Fe²⁺ inhibits AID-mediated dC DNA deamination. A, schematics of AID deamination assay. B, dose-dependent inhibition of AID mediated dC DNA deamination by FeCl₂. AID dC DNA deamination activity in the presence of different concentrations of FeCl₂ is indicated below each lane in the left panel and depicted by an inhibition curve in the right panel. C, AID dC DNA deamination was inhibited over different periods of the enzymatic reaction by different concentrations of FeCl₂, as indicated. AID dC DNA deamination activity is indicated below each lane. D, AID dC DNA deamination was inhibited over different periods of the enzymatic reaction by different concentrations of FeCl₂, as indicated, in the absence or presence of RNase A. AID dC DNA deamination activity is depicted by kinetic curves in the right panel. Data are representative of three independent experiments.

FIGURE 6.

Bivalent metal ion Zn²⁺, Mn²⁺, Mg²⁺, or Ni²⁺ does not affect AID-mediated dC DNA deamination.
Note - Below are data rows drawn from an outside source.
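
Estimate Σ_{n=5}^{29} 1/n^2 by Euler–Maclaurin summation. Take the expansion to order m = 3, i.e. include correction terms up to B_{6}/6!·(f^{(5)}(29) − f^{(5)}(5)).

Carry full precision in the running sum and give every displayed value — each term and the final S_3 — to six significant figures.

∫_5^29 1/x^2 dx evaluates to 0.165517.
Boundary: ½(f(5) + f(29)) = ½(0.0400000 + 0.00118906) = 0.0205945.
So far: 0.186112.
k=1: B_{2}/(2)! × [f^{(1)}(29) − f^{(1)}(5)] = 1/12 × (-8.20042e-05 − (-0.0160000)) = 0.00132650.
Partial sum through k=1: 0.187438.
k=2: B_{4}/(4)! × [f^{(3)}(29) − f^{(3)}(5)] = −1/720 × (-1.17010e-06 − (-0.00768000)) = -1.06650e-05.
Partial sum through k=2: 0.187428.
k=3: B_{6}/(6)! × [f^{(5)}(29) − f^{(5)}(5)] = 1/30240 × (-4.17394e-08 − (-0.00921600)) = 3.04761e-07.

S_3 ≈ 0.187428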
AID dC DNA deamination activity in the absence or presence of 10 or 20 μm FeCl₂, ZnCl₂, MnCl₂, MgCl₂, or NiCl₂ is indicated below each lane in the left panel and depicted by inhibition curves in the right panel. Data are representative of three independent experiments.

FIGURE 7.

Fe²⁺ does not alter UNG dU excision activity. A, schematics of UNG-mediated dU excision assay. B, omission of UNG yielded no cleavage products. C, UNG-mediated dU excision in the absence or presence of FeCl₂, ZnCl₂, MnCl₂, MgCl₂, or NiCl₂ is shown. Numbers below each lane indicate the percentage of the substrate showing dU excision. Data are representative of three independent experiments.